So you may recall the question I posed (kind of to myself) in a post yesterday, though in case not, here is a review: I read an article that said sending a wedding invitation to someone who you knew could not attend your wedding was bad etiquette, as it seemed gift-grabby.
I wasn’t so sure about that declaration, because as I had always heard—and honestly, agreed with—you should still send an invitation to someone who would normally be invited to your wedding but who you either feel like won’t be able to make it or who you know can’t attend, because they should still be given the courtesy of the invitation, and to officially decline. (You know—that, and hard evidence that they really actually are invited, instead of just you saying, “Oh! Too bad! You’re busy that day? Damn, that’s our wedding!”)
And so, wondering if perhaps I was outdated or somesuch—it seems like many etiquette “rules” these days have changed a bit to move along with our oversensitive times—I checked in with seasoned Philly wedding planner Gina Sole to see what was what. And guess what?

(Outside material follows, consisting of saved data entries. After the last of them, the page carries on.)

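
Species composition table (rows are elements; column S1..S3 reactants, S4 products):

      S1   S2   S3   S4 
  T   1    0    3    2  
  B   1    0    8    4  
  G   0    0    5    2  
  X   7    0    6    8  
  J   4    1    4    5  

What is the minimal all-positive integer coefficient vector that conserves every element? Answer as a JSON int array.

Coefficients: [4, 1, 2, 5]

T: 4·1+1·0+2·3 = 10 | 5·2 = 10
B: 4·1+1·0+2·8 = 20 | 5·4 = 20
G: 4·0+1·0+2·5 = 10 | 5·2 = 10
X: 4·7+1·0+2·6 = 40 | 5·8 = 40
J: 4·4+1·1+2·4 = 25 | 5·5 = 25
gcd(4,1,2,5) = 1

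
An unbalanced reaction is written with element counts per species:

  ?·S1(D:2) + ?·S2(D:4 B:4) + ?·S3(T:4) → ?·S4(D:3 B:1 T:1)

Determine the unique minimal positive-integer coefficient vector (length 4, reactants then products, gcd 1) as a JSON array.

D: 4·2+1·4+1·0 = 12 | 4·3 = 12
B: 4·0+1·4+1·0 = 4 | 4·1 = 4
T: 4·0+1·0+1·4 = 4 | 4·1 = 4
gcd(4,1,1,4) = 1

Coefficients: [4, 1, 1, 4]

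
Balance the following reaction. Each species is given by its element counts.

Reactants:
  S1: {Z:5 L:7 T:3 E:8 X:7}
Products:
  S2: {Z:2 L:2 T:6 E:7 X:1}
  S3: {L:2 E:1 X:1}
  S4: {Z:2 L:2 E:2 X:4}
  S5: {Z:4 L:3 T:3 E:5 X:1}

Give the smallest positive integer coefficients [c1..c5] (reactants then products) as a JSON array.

Z: 4·5 = 20 | 1·2+5·0+5·2+2·4 = 20
L: 4·7 = 28 | 1·2+5·2+5·2+2·3 = 28
T: 4·3 = 12 | 1·6+5·0+5·0+2·3 = 12
E: 4·8 = 32 | 1·7+5·1+5·2+2·5 = 32
X: 4·7 = 28 | 1·1+5·1+5·4+2·1 = 28
gcd(4,1,5,5,2) = 1

Coefficients: [4, 1, 5, 5, 2]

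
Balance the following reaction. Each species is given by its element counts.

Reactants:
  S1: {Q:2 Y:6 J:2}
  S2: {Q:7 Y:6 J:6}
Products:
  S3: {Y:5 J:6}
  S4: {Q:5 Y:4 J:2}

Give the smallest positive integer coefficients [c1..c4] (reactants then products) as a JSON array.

Q: 2·2+3·7 = 25 | 2·0+5·5 = 25
Y: 2·6+3·6 = 30 | 2·5+5·4 = 30
J: 2·2+3·6 = 22 | 2·6+5·2 = 22
gcd(2,3,2,5) = 1

Coefficients: [2, 3, 2, 5]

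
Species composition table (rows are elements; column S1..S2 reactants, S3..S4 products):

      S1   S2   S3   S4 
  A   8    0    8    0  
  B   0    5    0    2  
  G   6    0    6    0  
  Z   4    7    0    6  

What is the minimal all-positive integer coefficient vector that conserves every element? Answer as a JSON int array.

Coefficients: [4, 2, 4, 5]

A: 4·8+2·0 = 32 | 4·8+5·0 = 32
B: 4·0+2·5 = 10 | 4·0+5·2 = 10
G: 4·6+2·0 = 24 | 4·6+5·0 = 24
Z: 4·4+2·7 = 30 | 4·0+5·6 = 30
gcd(4,2,4,5) = 1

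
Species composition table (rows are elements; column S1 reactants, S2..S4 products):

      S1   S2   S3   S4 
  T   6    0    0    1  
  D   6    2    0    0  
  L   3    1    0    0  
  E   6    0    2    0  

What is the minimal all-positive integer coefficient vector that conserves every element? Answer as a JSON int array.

T: 1·6 = 6 | 3·0+3·0+6·1 = 6
D: 1·6 = 6 | 3·2+3·0+6·0 = 6
L: 1·3 = 3 | 3·1+3·0+6·0 = 3
E: 1·6 = 6 | 3·0+3·2+6·0 = 6
gcd(1,3,3,6) = 1

Coefficients: [1, 3, 3, 6]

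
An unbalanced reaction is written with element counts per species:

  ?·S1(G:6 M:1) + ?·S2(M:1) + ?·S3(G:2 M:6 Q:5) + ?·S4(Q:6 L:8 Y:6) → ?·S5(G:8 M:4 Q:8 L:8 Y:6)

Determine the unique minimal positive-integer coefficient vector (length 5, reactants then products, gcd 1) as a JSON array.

G: 6·6+2·0+2·2+5·0 = 40 | 5·8 = 40
M: 6·1+2·1+2·6+5·0 = 20 | 5·4 = 20
Q: 6·0+2·0+2·5+5·6 = 40 | 5·8 = 40
L: 6·0+2·0+2·0+5·8 = 40 | 5·8 = 40
Y: 6·0+2·0+2·0+5·6 = 30 | 5·6 = 30
gcd(6,2,2,5,5) = 1

Coefficients: [6, 2, 2, 5, 5]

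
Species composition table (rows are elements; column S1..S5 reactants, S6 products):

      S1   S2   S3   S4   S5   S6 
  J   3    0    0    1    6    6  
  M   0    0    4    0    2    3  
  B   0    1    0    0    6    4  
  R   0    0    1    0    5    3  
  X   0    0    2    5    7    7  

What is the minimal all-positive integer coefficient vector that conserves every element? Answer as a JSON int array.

J: 5·3+6·0+3·0+3·1+3·6 = 36 | 6·6 = 36
M: 5·0+6·0+3·4+3·0+3·2 = 18 | 6·3 = 18
B: 5·0+6·1+3·0+3·0+3·6 = 24 | 6·4 = 24
R: 5·0+6·0+3·1+3·0+3·5 = 18 | 6·3 = 18
X: 5·0+6·0+3·2+3·5+3·7 = 42 | 6·7 = 42
gcd(5,6,3,3,3,6) = 1

Coefficients: [5, 6, 3, 3, 3, 6]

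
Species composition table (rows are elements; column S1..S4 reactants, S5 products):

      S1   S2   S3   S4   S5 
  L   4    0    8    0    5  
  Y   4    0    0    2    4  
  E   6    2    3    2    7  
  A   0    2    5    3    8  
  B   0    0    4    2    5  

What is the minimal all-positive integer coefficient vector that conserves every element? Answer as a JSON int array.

L: 1·4+2·0+2·8+6·0 = 20 | 4·5 = 20
Y: 1·4+2·0+2·0+6·2 = 16 | 4·4 = 16
E: 1·6+2·2+2·3+6·2 = 28 | 4·7 = 28
A: 1·0+2·2+2·5+6·3 = 32 | 4·8 = 32
B: 1·0+2·0+2·4+6·2 = 20 | 4·5 = 20
gcd(1,2,2,6,4) = 1

Coefficients: [1, 2, 2, 6, 4]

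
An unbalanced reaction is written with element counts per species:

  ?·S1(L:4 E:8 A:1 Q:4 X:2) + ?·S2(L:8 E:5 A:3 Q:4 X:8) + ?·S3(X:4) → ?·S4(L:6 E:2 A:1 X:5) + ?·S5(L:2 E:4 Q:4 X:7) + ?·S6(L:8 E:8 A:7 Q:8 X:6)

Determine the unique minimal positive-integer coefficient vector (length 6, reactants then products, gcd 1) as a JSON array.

Coefficients: [1, 6, 2, 5, 3, 2]

L: 1·4+6·8+2·0 = 52 | 5·6+3·2+2·8 = 52
E: 1·8+6·5+2·0 = 38 | 5·2+3·4+2·8 = 38
A: 1·1+6·3+2·0 = 19 | 5·1+3·0+2·7 = 19
Q: 1·4+6·4+2·0 = 28 | 5·0+3·4+2·8 = 28
X: 1·2+6·8+2·4 = 58 | 5·5+3·7+2·6 = 58
gcd(1,6,2,5,3,2) = 1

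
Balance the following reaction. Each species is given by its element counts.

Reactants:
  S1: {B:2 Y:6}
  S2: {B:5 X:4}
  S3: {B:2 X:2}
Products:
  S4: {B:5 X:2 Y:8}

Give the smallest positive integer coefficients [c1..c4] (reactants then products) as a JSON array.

B: 4·2+1·5+1·2 = 15 | 3·5 = 15
X: 4·0+1·4+1·2 = 6 | 3·2 = 6
Y: 4·6+1·0+1·0 = 24 | 3·8 = 24
gcd(4,1,1,3) = 1

Coefficients: [4, 1, 1, 3]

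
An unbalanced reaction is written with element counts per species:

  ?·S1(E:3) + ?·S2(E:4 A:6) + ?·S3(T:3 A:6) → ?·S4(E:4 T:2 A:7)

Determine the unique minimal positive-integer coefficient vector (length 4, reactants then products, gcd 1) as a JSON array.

Coefficients: [4, 3, 4, 6]

E: 4·3+3·4+4·0 = 24 | 6·4 = 24
T: 4·0+3·0+4·3 = 12 | 6·2 = 12
A: 4·0+3·6+4·6 = 42 | 6·7 = 42
gcd(4,3,4,6) = 1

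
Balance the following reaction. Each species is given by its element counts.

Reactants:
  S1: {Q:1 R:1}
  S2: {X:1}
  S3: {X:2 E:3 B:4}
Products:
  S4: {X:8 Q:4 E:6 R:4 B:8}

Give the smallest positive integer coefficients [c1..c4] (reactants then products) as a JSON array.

X: 4·0+4·1+2·2 = 8 | 1·8 = 8
Q: 4·1+4·0+2·0 = 4 | 1·4 = 4
E: 4·0+4·0+2·3 = 6 | 1·6 = 6
R: 4·1+4·0+2·0 = 4 | 1·4 = 4
B: 4·0+4·0+2·4 = 8 | 1·8 = 8
gcd(4,4,2,1) = 1

Coefficients: [4, 4, 2, 1]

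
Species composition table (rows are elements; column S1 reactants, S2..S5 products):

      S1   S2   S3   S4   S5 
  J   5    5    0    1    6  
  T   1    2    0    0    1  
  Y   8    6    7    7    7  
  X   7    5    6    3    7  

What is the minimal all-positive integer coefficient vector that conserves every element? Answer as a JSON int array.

Coefficients: [6, 1, 1, 1, 4]

J: 6·5 = 30 | 1·5+1·0+1·1+4·6 = 30
T: 6·1 = 6 | 1·2+1·0+1·0+4·1 = 6
Y: 6·8 = 48 | 1·6+1·7+1·7+4·7 = 48
X: 6·7 = 42 | 1·5+1·6+1·3+4·7 = 42
gcd(6,1,1,1,4) = 1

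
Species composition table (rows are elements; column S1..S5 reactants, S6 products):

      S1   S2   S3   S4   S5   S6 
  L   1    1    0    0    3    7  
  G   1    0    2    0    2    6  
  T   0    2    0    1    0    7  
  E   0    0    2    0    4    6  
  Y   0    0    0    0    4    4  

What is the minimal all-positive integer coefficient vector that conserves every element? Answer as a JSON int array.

L: 2·1+2·1+1·0+3·0+1·3 = 7 | 1·7 = 7
G: 2·1+2·0+1·2+3·0+1·2 = 6 | 1·6 = 6
T: 2·0+2·2+1·0+3·1+1·0 = 7 | 1·7 = 7
E: 2·0+2·0+1·2+3·0+1·4 = 6 | 1·6 = 6
Y: 2·0+2·0+1·0+3·0+1·4 = 4 | 1·4 = 4
gcd(2,2,1,3,1,1) = 1

Coefficients: [2, 2, 1, 3, 1, 1]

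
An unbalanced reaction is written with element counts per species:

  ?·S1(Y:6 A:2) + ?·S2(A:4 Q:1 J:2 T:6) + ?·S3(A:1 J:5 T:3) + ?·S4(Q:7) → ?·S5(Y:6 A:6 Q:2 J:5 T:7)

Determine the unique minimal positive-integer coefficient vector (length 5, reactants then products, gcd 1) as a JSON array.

Y: 6·6+5·0+4·0+1·0 = 36 | 6·6 = 36
A: 6·2+5·4+4·1+1·0 = 36 | 6·6 = 36
Q: 6·0+5·1+4·0+1·7 = 12 | 6·2 = 12
J: 6·0+5·2+4·5+1·0 = 30 | 6·5 = 30
T: 6·0+5·6+4·3+1·0 = 42 | 6·7 = 42
gcd(6,5,4,1,6) = 1

Coefficients: [6, 5, 4, 1, 6]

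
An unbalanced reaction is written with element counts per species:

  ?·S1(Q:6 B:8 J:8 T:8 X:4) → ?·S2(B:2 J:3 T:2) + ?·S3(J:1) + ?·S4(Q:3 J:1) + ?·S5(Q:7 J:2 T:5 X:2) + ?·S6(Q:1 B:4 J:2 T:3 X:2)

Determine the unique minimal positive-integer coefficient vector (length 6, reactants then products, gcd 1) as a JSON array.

Q: 3·6 = 18 | 2·0+4·0+2·3+1·7+5·1 = 18
B: 3·8 = 24 | 2·2+4·0+2·0+1·0+5·4 = 24
J: 3·8 = 24 | 2·3+4·1+2·1+1·2+5·2 = 24
T: 3·8 = 24 | 2·2+4·0+2·0+1·5+5·3 = 24
X: 3·4 = 12 | 2·0+4·0+2·0+1·2+5·2 = 12
gcd(3,2,4,2,1,5) = 1

Coefficients: [3, 2, 4, 2, 1, 5]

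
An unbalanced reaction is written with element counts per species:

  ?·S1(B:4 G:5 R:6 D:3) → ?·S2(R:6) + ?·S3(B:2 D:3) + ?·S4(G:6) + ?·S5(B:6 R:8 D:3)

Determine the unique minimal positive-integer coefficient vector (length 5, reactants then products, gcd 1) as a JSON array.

Coefficients: [6, 2, 3, 5, 3]

B: 6·4 = 24 | 2·0+3·2+5·0+3·6 = 24
G: 6·5 = 30 | 2·0+3·0+5·6+3·0 = 30
R: 6·6 = 36 | 2·6+3·0+5·0+3·8 = 36
D: 6·3 = 18 | 2·0+3·3+5·0+3·3 = 18
gcd(6,2,3,5,3) = 1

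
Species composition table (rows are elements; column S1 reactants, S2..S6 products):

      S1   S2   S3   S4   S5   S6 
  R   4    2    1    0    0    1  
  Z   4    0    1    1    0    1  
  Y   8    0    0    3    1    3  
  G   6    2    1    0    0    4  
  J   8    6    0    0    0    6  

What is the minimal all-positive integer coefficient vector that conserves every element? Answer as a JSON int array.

Coefficients: [3, 2, 6, 4, 6, 2]

R: 3·4 = 12 | 2·2+6·1+4·0+6·0+2·1 = 12
Z: 3·4 = 12 | 2·0+6·1+4·1+6·0+2·1 = 12
Y: 3·8 = 24 | 2·0+6·0+4·3+6·1+2·3 = 24
G: 3·6 = 18 | 2·2+6·1+4·0+6·0+2·4 = 18
J: 3·8 = 24 | 2·6+6·0+4·0+6·0+2·6 = 24
gcd(3,2,6,4,6,2) = 1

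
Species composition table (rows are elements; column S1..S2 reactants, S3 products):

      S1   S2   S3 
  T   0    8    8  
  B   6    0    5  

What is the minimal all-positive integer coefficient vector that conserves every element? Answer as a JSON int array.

Coefficients: [5, 6, 6]

T: 5·0+6·8 = 48 | 6·8 = 48
B: 5·6+6·0 = 30 | 6·5 = 30
gcd(5,6,6) = 1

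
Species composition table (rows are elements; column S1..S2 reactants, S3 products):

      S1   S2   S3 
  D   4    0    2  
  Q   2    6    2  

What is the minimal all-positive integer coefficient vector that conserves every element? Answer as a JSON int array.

D: 3·4+1·0 = 12 | 6·2 = 12
Q: 3·2+1·6 = 12 | 6·2 = 12
gcd(3,1,6) = 1

Coefficients: [3, 1, 6]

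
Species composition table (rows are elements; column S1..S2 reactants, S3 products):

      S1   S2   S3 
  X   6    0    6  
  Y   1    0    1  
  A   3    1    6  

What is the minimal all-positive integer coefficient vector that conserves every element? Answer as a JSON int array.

X: 1·6+3·0 = 6 | 1·6 = 6
Y: 1·1+3·0 = 1 | 1·1 = 1
A: 1·3+3·1 = 6 | 1·6 = 6
gcd(1,3,1) = 1

Coefficients: [1, 3, 1]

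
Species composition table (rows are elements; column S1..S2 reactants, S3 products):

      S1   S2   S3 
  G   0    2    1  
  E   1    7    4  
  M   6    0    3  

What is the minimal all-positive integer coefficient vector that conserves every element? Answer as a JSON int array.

G: 1·0+1·2 = 2 | 2·1 = 2
E: 1·1+1·7 = 8 | 2·4 = 8
M: 1·6+1·0 = 6 | 2·3 = 6
gcd(1,1,2) = 1

Coefficients: [1, 1, 2]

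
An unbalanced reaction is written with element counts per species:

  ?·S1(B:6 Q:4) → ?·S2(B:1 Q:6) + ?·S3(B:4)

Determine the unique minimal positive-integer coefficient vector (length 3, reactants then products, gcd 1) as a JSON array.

Coefficients: [3, 2, 4]

B: 3·6 = 18 | 2·1+4·4 = 18
Q: 3·4 = 12 | 2·6+4·0 = 12
gcd(3,2,4) = 1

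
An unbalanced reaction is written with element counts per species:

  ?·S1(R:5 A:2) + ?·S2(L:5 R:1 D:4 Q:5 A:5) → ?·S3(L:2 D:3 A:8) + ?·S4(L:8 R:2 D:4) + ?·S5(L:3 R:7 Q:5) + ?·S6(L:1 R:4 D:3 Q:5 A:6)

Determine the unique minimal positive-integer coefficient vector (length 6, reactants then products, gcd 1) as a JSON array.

Coefficients: [4, 4, 2, 1, 2, 2]

L: 4·0+4·5 = 20 | 2·2+1·8+2·3+2·1 = 20
R: 4·5+4·1 = 24 | 2·0+1·2+2·7+2·4 = 24
D: 4·0+4·4 = 16 | 2·3+1·4+2·0+2·3 = 16
Q: 4·0+4·5 = 20 | 2·0+1·0+2·5+2·5 = 20
A: 4·2+4·5 = 28 | 2·8+1·0+2·0+2·6 = 28
gcd(4,4,2,1,2,2) = 1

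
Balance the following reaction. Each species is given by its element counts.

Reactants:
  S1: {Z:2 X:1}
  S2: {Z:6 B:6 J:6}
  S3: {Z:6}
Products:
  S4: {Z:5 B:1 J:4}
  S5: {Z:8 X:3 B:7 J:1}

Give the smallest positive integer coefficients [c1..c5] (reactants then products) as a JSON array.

Coefficients: [6, 3, 1, 4, 2]

Z: 6·2+3·6+1·6 = 36 | 4·5+2·8 = 36
X: 6·1+3·0+1·0 = 6 | 4·0+2·3 = 6
B: 6·0+3·6+1·0 = 18 | 4·1+2·7 = 18
J: 6·0+3·6+1·0 = 18 | 4·4+2·1 = 18
gcd(6,3,1,4,2) = 1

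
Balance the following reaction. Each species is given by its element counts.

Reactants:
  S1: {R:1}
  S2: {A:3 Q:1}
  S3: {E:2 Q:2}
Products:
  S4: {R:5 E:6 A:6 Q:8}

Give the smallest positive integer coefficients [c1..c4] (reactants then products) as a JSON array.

Coefficients: [5, 2, 3, 1]

R: 5·1+2·0+3·0 = 5 | 1·5 = 5
E: 5·0+2·0+3·2 = 6 | 1·6 = 6
A: 5·0+2·3+3·0 = 6 | 1·6 = 6
Q: 5·0+2·1+3·2 = 8 | 1·8 = 8
gcd(5,2,3,1) = 1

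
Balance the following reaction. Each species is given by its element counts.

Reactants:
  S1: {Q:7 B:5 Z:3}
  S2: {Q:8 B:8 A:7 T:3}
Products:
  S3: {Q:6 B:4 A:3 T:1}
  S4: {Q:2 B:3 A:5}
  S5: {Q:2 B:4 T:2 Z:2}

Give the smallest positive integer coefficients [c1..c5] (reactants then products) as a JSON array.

Coefficients: [2, 4, 6, 2, 3]

Q: 2·7+4·8 = 46 | 6·6+2·2+3·2 = 46
B: 2·5+4·8 = 42 | 6·4+2·3+3·4 = 42
A: 2·0+4·7 = 28 | 6·3+2·5+3·0 = 28
T: 2·0+4·3 = 12 | 6·1+2·0+3·2 = 12
Z: 2·3+4·0 = 6 | 6·0+2·0+3·2 = 6
gcd(2,4,6,2,3) = 1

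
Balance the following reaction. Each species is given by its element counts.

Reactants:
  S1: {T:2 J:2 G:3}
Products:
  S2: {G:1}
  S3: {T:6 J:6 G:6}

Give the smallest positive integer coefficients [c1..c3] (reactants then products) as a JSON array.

Coefficients: [3, 3, 1]

T: 3·2 = 6 | 3·0+1·6 = 6
J: 3·2 = 6 | 3·0+1·6 = 6
G: 3·3 = 9 | 3·1+1·6 = 9
gcd(3,3,1) = 1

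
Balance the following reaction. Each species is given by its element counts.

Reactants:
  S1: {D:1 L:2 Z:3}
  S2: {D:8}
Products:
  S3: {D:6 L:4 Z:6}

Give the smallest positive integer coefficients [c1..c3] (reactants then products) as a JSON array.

Coefficients: [4, 1, 2]

D: 4·1+1·8 = 12 | 2·6 = 12
L: 4·2+1·0 = 8 | 2·4 = 8
Z: 4·3+1·0 = 12 | 2·6 = 12
gcd(4,1,2) = 1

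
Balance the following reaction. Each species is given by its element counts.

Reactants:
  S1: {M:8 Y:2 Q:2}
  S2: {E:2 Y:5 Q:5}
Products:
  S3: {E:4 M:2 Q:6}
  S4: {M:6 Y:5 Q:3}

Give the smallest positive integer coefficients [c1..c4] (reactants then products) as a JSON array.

E: 5·0+4·2 = 8 | 2·4+6·0 = 8
M: 5·8+4·0 = 40 | 2·2+6·6 = 40
Y: 5·2+4·5 = 30 | 2·0+6·5 = 30
Q: 5·2+4·5 = 30 | 2·6+6·3 = 30
gcd(5,4,2,6) = 1

Coefficients: [5, 4, 2, 6]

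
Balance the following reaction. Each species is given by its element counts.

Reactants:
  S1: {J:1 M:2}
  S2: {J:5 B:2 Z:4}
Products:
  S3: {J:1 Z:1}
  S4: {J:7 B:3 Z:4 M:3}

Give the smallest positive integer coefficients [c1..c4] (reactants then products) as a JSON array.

Coefficients: [3, 3, 4, 2]

J: 3·1+3·5 = 18 | 4·1+2·7 = 18
B: 3·0+3·2 = 6 | 4·0+2·3 = 6
Z: 3·0+3·4 = 12 | 4·1+2·4 = 12
M: 3·2+3·0 = 6 | 4·0+2·3 = 6
gcd(3,3,4,2) = 1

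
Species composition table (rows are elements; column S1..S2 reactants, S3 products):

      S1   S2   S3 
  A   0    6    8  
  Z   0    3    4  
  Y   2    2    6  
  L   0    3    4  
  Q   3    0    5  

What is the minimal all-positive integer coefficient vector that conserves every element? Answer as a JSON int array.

Coefficients: [5, 4, 3]

A: 5·0+4·6 = 24 | 3·8 = 24
Z: 5·0+4·3 = 12 | 3·4 = 12
Y: 5·2+4·2 = 18 | 3·6 = 18
L: 5·0+4·3 = 12 | 3·4 = 12
Q: 5·3+4·0 = 15 | 3·5 = 15
gcd(5,4,3) = 1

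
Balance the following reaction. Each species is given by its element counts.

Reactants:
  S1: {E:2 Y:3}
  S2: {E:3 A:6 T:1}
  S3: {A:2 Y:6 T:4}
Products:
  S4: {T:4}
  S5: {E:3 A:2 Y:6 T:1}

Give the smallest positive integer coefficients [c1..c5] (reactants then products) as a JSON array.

Coefficients: [6, 1, 2, 1, 5]

E: 6·2+1·3+2·0 = 15 | 1·0+5·3 = 15
A: 6·0+1·6+2·2 = 10 | 1·0+5·2 = 10
Y: 6·3+1·0+2·6 = 30 | 1·0+5·6 = 30
T: 6·0+1·1+2·4 = 9 | 1·4+5·1 = 9
gcd(6,1,2,1,5) = 1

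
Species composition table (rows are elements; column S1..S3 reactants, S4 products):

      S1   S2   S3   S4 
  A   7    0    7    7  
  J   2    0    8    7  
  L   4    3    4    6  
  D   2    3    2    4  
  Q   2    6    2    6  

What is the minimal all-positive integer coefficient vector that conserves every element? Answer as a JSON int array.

A: 1·7+4·0+5·7 = 42 | 6·7 = 42
J: 1·2+4·0+5·8 = 42 | 6·7 = 42
L: 1·4+4·3+5·4 = 36 | 6·6 = 36
D: 1·2+4·3+5·2 = 24 | 6·4 = 24
Q: 1·2+4·6+5·2 = 36 | 6·6 = 36
gcd(1,4,5,6) = 1

Coefficients: [1, 4, 5, 6]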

“It is proper etiquette to send everyone who you would want to witness your marriage vows an invitation,” she says. Because the thing is, a wedding invitation truly is just about asking someone to be there when you get married. “They should know that they were thought of and welcome,” says Sole, who even just recently had a client with quite a few overseas guests—close friends, former coworkers—she figured wouldn’t be able to make it, but wanted them to know they were invited, anyway. And of course, she says, some of this does depend on the individuals and their relationship with the guest(s) in question—but in general, don’t worry about looking gift-grabby here. Just invite who you want to invite, all predicted RSVPs aside.
Have any of you run into this conundrum? How have you handled it?